Antes dessa estreia, você escrevia (e ainda escreve) na Internet. Qual a importância do blog para o aprendizado da escritora Amanda K.?
O blog serviu de estímulo. Quando comecei a publicar nesse espaço, isso há oito anos, o universo dos blogs ainda era novidade, havia mais interatividade, comparada a um Facebook de hoje. Então, me sentia instigada a escrever e a ver qual a opinião dos leitores.
No blog, quando começou a escrever literatura? Houve um momento em que resolveu fazer ficção ou simplesmente aconteceu?
Não sei exatamente quando comecei, aconteceu. No entanto, devo revelar que inicialmente muitos dos textos publicados no blog pareciam ficção, mas não passavam de uma realidade mascarada pelas palavras.
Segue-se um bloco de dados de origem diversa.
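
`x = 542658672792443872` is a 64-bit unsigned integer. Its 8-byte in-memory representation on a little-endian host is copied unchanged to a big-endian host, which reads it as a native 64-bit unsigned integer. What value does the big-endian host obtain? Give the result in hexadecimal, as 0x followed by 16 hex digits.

0xE01B141230E98707

542658672792443872 in 64-bit hexadecimal is 0x0787E93012141BE0.
Stored little-endian, the bytes at ascending addresses are E0 1B 14 12 30 E9 87 07.
Read back as big-endian, the last byte is least significant, giving 0xE01B141230E98707.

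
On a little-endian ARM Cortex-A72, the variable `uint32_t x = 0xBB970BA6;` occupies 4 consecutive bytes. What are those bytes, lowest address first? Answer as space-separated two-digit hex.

Split into bytes (most-significant first): BB 97 0B A6.
Little-endian: lowest address holds the least-significant byte.
So at ascending addresses the bytes are A6 0B 97 BB.

A6 0B 97 BB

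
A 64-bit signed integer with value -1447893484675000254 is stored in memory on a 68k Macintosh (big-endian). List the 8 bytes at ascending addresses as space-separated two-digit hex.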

Com o tempo, fui gostando desse exercício e foram surgindo trechos, que hoje quando leio ainda me pergunto, “de onde eu tirei isso?”
Todos os textos do Cogumelo foram escritos no blog?
Não. E mesmo os inicialmente postados no blog sofreram modificações para o livro.
Segundo me disse, o prêmio demorou muito a chegar. Em sua opinião, ainda há dificuldades para se publicar no Brasil?
Há dificuldades sim. Acho que pra publicar aqui no Brasil, só tendo sorte. Sorte de alguém te indicar pra alguma editora, sorte de ter dinheiro ou sorte de ganhar algum concurso literário. E, nesse último caso, se for promovido por algum órgão público, você ainda tem que ter a sorte de ter nascido com o dom da paciência (risos).
O que é mais difícil, ganhar um concurso literário ou achar uma editora que acredite em seu livro?
Complicado responder, porque é bem relativo. Mas, acho que achar uma editora é mais difícil, porque ela está mais interessada em saber se o livro vai ser rentável, e creio que ela não está a fim de dar um tiro no escuro! O mercado empresarial é cruel.
Você imaginava ganhar o concurso do Correio das Artes?
Eu sonhava em ganhar, queria muito publicar esse livro. Mas, até isso se tornar realidade, seriam outros quinhentos, porque o concurso, sendo nacional e tendo uma boa premiação, a concorrência era grande.
Para uma escritora iniciante, qual a responsabilidade após a publicar um livro através de um concurso cultural tão prestigiado?
Não sei se a palavra seria responsabilidade, mas talvez cobrança, pelo menos da minha parte. Fico naquela de saber se ainda vou conseguir escrever outro livro, se será bom, enfim. Mas isso só o tempo dirá.